The final rules – expressed across more than 200 pages – made plenty of headlines when they were released earlier this month. But what are the nitty-gritty details? What follows is a closer look at what the regulators had to say about six provisions with some of the greatest impact on the workplace:
1. Employer relief
Employers with more than 50 but fewer than 100 workers got several special concessions in the mandate. The regulators demonstrated an appreciation of the challenges many businesses face in this critical growth range, and offered several concessions to enable them to more smoothly integrate the act’s requirements into their benefits plans. Perhaps the most important was the postponing of penalties for noncompliance until 2016.
“The Treasury Department and the IRS understand that application of (tax code) Section 4980H will involve changes for applicable large employers that did not previously offer coverage, or that did not offer affordable, minimum value coverage,” the rules says. “A large percentage of those employers are in the smaller size range, such as those with fewer than 100 full-time employees (including FTEs). “To assist these employers in transitioning into compliance with section 4980H … no assessable payment under section 4980H(a) or (b) will apply for any calendar month during 2015 or any calendar month during the portion of the 2015 plan year that falls in 2016.”
That’s the good news for employers. However, regulators wanted to make sure that employers also know that they are under the watchful eye of Big Brother, and that no funny business will be tolerated.
For example, transition relief will be offered only if “during the period beginning on February 9, 2014, and ending on December 31, 2014, the employer does not reduce the size of its workforce or the overall hours of service of its employees in order to satisfy the workforce size condition set forth in paragraph (1) of this section XV.D.6.” The phrase “satisfy the workforce size condition” refers to an employer that resorts to dirty tricks to try to duck just below the 50-employee trigger point.
But, if an employer has a good reason for doing so, that’s OK. “A reduction in workforce size or overall hours of service for bona fide business reasons will not be considered to have been made in order to satisfy the workforce size condition,” the rules read. Bona fide actions include the sale of a division, changes in the employer’s economic marketplace, and terminations of employment for poor performance.

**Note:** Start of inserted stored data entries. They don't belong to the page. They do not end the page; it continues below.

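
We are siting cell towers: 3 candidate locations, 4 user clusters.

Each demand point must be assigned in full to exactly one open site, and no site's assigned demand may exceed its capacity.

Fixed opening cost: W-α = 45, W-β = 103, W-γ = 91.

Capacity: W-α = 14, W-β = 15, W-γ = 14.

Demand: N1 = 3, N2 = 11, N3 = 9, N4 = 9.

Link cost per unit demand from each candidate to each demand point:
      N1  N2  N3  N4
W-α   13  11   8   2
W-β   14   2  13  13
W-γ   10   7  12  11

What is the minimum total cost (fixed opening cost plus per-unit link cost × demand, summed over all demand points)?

Open {W-α, W-β, W-γ}; cheapest assignment that respects the capacities:
  W-α (cap 14, load 9): N4 — cost 9×2 = 18
  W-β (cap 15, load 11): N2 — cost 11×2 = 22
  W-γ (cap 14, load 12): N1, N3 — cost 3×10 + 9×12 = 138
  Shipping 178, fixed 239 → total 417.
  Any other capacity-feasible assignment to {W-α, W-β, W-γ} ships for at least 178.
Total demand is 32 and no other set of sites has combined capacity ≥ 32, so {W-α, W-β, W-γ} is the only feasible choice of open sites. Minimum: 417.

417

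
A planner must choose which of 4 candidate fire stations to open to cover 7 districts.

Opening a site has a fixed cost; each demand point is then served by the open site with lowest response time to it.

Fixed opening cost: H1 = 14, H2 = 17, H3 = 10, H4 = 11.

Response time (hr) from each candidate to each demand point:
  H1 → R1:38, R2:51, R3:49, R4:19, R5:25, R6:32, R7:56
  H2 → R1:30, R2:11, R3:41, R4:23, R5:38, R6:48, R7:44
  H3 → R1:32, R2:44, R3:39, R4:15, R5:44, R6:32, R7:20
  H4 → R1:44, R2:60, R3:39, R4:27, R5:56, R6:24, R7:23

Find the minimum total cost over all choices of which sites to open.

212

Open {H2, H3}: assign each demand point to its cheapest open site.
  R1→H2 30, R2→H2 11, R3→H3 39, R4→H3 15, R5→H2 38, R6→H3 32, R7→H3 20
  response time 185, fixed 27 → total 212.
Compare {H1, H2, H3}: response time 172 + fixed 41 = 213.
Compare {H1, H2, H4}: response time 171 + fixed 42 = 213.
Compare {H2, H3, H4}: response time 177 + fixed 38 = 215.
All other subsets cost ≥ 213. Minimum total cost: 212.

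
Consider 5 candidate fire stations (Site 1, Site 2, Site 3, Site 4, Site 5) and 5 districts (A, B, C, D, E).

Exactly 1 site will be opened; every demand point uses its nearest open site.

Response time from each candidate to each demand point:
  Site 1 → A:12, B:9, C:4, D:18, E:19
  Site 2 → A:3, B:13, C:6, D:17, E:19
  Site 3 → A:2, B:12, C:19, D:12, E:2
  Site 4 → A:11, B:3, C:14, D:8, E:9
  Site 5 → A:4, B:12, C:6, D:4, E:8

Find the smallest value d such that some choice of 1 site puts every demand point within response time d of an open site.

Open {Site 5}.
  Farthest demand point is B at response time 12 (to Site 5); all others are ≤ 12.
With {Site 4} the worst case is 14.
With {Site 1} the worst case is 19.
No size-1 selection achieves below 12.

12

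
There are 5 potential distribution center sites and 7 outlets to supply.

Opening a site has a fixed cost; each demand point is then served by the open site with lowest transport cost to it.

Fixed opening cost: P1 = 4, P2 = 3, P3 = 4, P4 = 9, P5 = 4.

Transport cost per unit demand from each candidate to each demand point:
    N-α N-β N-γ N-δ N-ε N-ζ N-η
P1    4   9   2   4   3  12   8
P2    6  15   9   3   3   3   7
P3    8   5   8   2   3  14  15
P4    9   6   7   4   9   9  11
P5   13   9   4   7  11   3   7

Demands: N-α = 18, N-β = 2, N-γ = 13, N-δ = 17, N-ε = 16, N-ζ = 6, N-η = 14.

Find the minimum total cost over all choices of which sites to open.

Open {P1, P2, P3}: assign each demand point to its cheapest open site.
  N-α→P1 18×4=72, N-β→P3 2×5=10, N-γ→P1 13×2=26, N-δ→P3 17×2=34, N-ε→P1 16×3=48, N-ζ→P2 6×3=18, N-η→P2 14×7=98
  transport cost 306, fixed 11 → total 317.
Compare {P1, P3, P5}: transport cost 306 + fixed 12 = 318.
Compare {P1, P2, P3, P5}: transport cost 306 + fixed 15 = 321.
Compare {P1, P2, P3, P4}: transport cost 306 + fixed 20 = 326.
All other subsets cost ≥ 318. Minimum total cost: 317.

317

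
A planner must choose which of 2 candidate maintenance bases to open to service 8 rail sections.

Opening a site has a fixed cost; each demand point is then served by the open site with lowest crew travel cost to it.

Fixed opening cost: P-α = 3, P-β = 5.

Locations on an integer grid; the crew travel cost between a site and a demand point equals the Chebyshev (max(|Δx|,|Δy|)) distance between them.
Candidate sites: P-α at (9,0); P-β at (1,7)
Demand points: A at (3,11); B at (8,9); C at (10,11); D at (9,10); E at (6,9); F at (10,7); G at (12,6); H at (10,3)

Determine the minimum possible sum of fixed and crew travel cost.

57

Open {P-α, P-β}: assign each demand point to its cheapest open site.
  A→P-β 4, B→P-β 7, C→P-β 9, D→P-β 8, E→P-β 5, F→P-α 7, G→P-α 6, H→P-α 3
  crew travel cost 49, fixed 8 → total 57.
Compare {P-β}: crew travel cost 62 + fixed 5 = 67.
Compare {P-α}: crew travel cost 66 + fixed 3 = 69.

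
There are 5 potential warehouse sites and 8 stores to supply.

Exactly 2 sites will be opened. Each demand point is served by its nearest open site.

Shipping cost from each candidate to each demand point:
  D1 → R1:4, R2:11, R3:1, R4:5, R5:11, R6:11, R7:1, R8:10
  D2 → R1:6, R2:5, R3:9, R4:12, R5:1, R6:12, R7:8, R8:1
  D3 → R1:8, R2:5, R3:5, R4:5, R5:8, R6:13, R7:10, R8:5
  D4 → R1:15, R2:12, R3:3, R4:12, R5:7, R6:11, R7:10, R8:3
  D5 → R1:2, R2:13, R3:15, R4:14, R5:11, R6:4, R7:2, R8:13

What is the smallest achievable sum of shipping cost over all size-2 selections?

Open {D1, D2}.
  R1→D1 4, R2→D2 5, R3→D1 1, R4→D1 5, R5→D2 1, R6→D1 11, R7→D1 1, R8→D2 1  ⇒ total 29.
Compare {D2, D5}: total 36.
Compare {D3, D5}: total 36.
No size-2 selection does better; minimum is 29.

29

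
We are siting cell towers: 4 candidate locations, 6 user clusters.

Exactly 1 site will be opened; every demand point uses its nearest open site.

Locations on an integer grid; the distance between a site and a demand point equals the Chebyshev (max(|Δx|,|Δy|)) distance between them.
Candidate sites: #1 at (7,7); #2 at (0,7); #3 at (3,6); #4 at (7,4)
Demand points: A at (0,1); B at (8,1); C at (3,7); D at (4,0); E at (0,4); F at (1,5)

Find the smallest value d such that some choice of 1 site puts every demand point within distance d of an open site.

6

Open {#3}.
  Farthest demand point is D at distance 6 (to #3); all others are ≤ 6.
With {#1} the worst case is 7.
With {#4} the worst case is 7.
No size-1 selection achieves below 6.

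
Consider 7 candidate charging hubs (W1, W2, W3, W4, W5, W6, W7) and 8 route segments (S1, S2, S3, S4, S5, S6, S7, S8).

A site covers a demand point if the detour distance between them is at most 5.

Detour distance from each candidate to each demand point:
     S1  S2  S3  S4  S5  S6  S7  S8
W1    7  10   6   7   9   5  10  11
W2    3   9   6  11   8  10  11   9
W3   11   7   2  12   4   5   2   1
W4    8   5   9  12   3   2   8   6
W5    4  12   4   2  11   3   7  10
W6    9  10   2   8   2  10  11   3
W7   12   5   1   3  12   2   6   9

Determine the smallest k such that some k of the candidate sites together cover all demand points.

Coverage sets (demand points within 5 of each site):
  W1: {S6}
  W2: {S1}
  W3: {S3, S5, S6, S7, S8}
  W4: {S2, S5, S6}
  W5: {S1, S3, S4, S6}
  W6: {S3, S5, S8}
  W7: {S2, S3, S4, S6}
No 2 sites suffice: every size-2 union leaves at least one demand point uncovered.
But {W2, W3, W7} covers everything, so the minimum is 3.

3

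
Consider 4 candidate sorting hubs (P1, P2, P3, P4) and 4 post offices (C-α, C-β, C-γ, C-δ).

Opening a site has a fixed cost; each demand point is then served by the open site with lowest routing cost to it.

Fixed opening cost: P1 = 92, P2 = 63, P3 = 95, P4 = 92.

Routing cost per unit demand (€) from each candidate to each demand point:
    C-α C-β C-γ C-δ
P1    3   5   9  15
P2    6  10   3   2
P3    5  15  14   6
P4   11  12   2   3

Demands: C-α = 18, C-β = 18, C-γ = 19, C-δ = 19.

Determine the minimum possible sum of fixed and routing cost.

394

Open {P1, P2}: assign each demand point to its cheapest open site.
  C-α→P1 18×3=54, C-β→P1 18×5=90, C-γ→P2 19×3=57, C-δ→P2 19×2=38
  routing cost 239, fixed 155 → total 394.
Compare {P1, P4}: routing cost 239 + fixed 184 = 423.
Compare {P2}: routing cost 383 + fixed 63 = 446.
Compare {P1, P2, P4}: routing cost 220 + fixed 247 = 467.
All other subsets cost ≥ 423. Minimum total cost: 394.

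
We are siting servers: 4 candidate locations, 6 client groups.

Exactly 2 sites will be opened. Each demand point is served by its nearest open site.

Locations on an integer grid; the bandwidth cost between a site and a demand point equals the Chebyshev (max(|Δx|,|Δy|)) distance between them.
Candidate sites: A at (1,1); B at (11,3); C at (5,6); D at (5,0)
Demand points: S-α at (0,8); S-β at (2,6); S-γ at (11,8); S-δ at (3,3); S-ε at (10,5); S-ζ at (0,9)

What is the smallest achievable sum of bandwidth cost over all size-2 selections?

23

Open {B, C}.
  S-α→C 5, S-β→C 3, S-γ→B 5, S-δ→C 3, S-ε→B 2, S-ζ→C 5  ⇒ total 23.
Compare {A, C}: total 26.
Compare {C, D}: total 27.
No size-2 selection does better; minimum is 23.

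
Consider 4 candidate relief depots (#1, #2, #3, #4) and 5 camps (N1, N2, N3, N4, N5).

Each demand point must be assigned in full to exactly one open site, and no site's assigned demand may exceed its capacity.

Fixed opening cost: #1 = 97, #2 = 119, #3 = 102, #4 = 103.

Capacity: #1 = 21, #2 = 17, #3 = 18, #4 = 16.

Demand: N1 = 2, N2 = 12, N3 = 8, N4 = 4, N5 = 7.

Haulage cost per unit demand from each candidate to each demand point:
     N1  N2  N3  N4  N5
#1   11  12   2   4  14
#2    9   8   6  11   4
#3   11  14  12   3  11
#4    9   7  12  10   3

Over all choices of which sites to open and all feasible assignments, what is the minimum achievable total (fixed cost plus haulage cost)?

432

Open {#1, #4}; cheapest assignment that respects the capacities:
  #1 (cap 21, load 19): N3, N4, N5 — cost 8×2 + 4×4 + 7×14 = 130
  #4 (cap 16, load 14): N1, N2 — cost 2×9 + 12×7 = 102
  Shipping 232, fixed 200 → total 432.
  Any other capacity-feasible assignment to {#1, #4} ships for at least 232.
Compare {#2, #4}: its best feasible assignment gives total 440.
Compare {#1, #2}: its best feasible assignment gives total 460.
Every other set of open sites that can feasibly serve all demand totals ≥ 440 even under its best assignment. Minimum: 432.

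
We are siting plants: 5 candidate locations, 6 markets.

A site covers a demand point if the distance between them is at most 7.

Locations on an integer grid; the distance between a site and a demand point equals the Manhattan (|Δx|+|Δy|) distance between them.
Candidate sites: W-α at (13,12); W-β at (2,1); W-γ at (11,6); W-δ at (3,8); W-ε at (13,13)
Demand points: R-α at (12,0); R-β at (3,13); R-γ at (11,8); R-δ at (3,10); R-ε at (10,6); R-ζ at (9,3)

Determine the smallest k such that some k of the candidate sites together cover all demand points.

2

Coverage sets (demand points within 7 of each site):
  W-α: {R-γ}
  W-β: {}
  W-γ: {R-α, R-γ, R-ε, R-ζ}
  W-δ: {R-β, R-δ}
  W-ε: {R-γ}
No single site covers all 6 demand points.
But {W-γ, W-δ} covers everything, so the minimum is 2.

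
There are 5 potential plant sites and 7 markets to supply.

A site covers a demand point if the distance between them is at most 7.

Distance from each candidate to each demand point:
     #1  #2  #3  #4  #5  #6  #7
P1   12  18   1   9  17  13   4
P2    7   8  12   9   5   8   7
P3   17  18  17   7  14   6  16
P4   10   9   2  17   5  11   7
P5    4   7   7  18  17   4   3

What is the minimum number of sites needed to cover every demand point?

Coverage sets (demand points within 7 of each site):
  P1: {#3, #7}
  P2: {#1, #5, #7}
  P3: {#4, #6}
  P4: {#3, #5, #7}
  P5: {#1, #2, #3, #6, #7}
No 2 sites suffice: every size-2 union leaves at least one demand point uncovered.
But {P2, P3, P5} covers everything, so the minimum is 3.

3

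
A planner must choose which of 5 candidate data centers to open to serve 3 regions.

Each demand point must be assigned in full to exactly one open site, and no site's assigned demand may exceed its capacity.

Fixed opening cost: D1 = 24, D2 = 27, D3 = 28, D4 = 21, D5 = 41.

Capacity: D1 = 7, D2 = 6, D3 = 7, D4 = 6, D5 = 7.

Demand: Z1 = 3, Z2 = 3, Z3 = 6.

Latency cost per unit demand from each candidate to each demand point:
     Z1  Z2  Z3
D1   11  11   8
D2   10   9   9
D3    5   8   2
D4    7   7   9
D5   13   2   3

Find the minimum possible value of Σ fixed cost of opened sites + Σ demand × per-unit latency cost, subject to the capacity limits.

103

Open {D3, D4}; cheapest assignment that respects the capacities:
  D3 (cap 7, load 6): Z3 — cost 6×2 = 12
  D4 (cap 6, load 6): Z1, Z2 — cost 3×7 + 3×7 = 42
  Shipping 54, fixed 49 → total 103.
  Any other capacity-feasible assignment to {D3, D4} ships for at least 54.
Compare {D4, D5}: its best feasible assignment gives total 122.
Compare {D2, D3}: its best feasible assignment gives total 124.
Every other set of open sites that can feasibly serve all demand totals ≥ 122 even under its best assignment. Minimum: 103.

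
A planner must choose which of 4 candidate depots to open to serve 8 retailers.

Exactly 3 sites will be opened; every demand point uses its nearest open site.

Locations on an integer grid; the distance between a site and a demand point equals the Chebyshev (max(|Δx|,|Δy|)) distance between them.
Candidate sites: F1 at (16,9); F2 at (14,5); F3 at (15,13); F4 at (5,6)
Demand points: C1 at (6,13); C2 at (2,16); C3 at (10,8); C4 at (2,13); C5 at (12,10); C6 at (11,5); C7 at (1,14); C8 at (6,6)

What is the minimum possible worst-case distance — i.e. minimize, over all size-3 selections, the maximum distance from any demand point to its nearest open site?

Open {F1, F2, F4}.
  Farthest demand point is C2 at distance 10 (to F4); all others are ≤ 10.
With {F1, F3, F4} the worst case is 10.
With {F2, F3, F4} the worst case is 10.
No size-3 selection achieves below 10.

10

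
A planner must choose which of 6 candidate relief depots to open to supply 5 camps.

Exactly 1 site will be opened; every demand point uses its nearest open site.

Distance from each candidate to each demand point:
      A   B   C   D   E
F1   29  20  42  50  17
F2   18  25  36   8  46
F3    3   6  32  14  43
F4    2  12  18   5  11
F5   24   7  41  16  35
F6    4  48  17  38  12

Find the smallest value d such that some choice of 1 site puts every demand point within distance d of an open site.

Open {F4}.
  Farthest demand point is C at distance 18 (to F4); all others are ≤ 18.
With {F5} the worst case is 41.
With {F3} the worst case is 43.
No size-1 selection achieves below 18.

18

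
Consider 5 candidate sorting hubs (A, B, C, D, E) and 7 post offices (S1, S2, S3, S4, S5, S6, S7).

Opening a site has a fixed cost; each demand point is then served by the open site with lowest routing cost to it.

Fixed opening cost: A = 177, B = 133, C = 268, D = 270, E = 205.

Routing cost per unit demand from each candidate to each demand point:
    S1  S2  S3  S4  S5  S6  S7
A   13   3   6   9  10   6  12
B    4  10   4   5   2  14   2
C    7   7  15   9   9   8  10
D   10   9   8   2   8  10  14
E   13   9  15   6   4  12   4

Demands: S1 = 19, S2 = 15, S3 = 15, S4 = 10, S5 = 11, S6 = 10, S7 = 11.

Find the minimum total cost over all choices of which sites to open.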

2. Full-time equivalent employees
The definition of a full-time equivalent employee is critical because it can mean the difference between being at 50 employees or being under. Other calculations in the law also use the FTE number. This is an area where employers got into a hair-splitting negotiation with the feds. Here’s how the final rules resolved it:
“A commenter suggested that the final regulations provide rounding rules for the monthly FTE calculation. The number of FTEs for each calendar month in the preceding calendar year is determined by calculating the aggregate number of hours of service for that calendar month for employees who were not full-time employees (but not more than 120 hours of service for any employee) and dividing that number by 120. The proposed regulations and these final regulations provide that in determining the number of FTEs for each calendar month, fractions are taken into account. In response to a request for a rounding rule, the final regulations provide, as an option, that an employer may round the resulting monthly FTE calculation to the nearest one hundredth. For example, an employer with a calculation of 30.544 FTEs for a calendar month may round that number to 30.54 FTEs.”
3. Break in service
This was another area that saw a lot of back and forth. How long can an employee who stops working and then is rehired be off the payroll and still be considered for purposes of coverage an ongoing employee and not a rehire? The initial rules stated that an employee could go as long as 26 weeks without being on the payroll and still be considered an ongoing employee, which entitles that employee to either retain existing health coverage or use the time to qualify for it. Employers thought this was way too long. Here’s how the final rule came down:
“Commenters requested that the length of the break in service required before a returning employee may be treated as a new employee be reduced from 26 weeks to some shorter length, such as four or 10 weeks. The Treasury Department and the IRS believe that it would be inequitable to employees who had become eligible for coverage prior to the break in service to be subjected to a new period of exclusion from the plan (which can be over a year for variable-hour employees) based upon a brief break in service. The Treasury Department and the IRS also remain concerned that without an objective standard for determining when an employee who returns after a break in service may be treated as a new employee, there is a potential for an employer to attempt to evade the requirements of section 4980H through a pattern of terminating and rehiring employees and then treating the returning employees as new employees.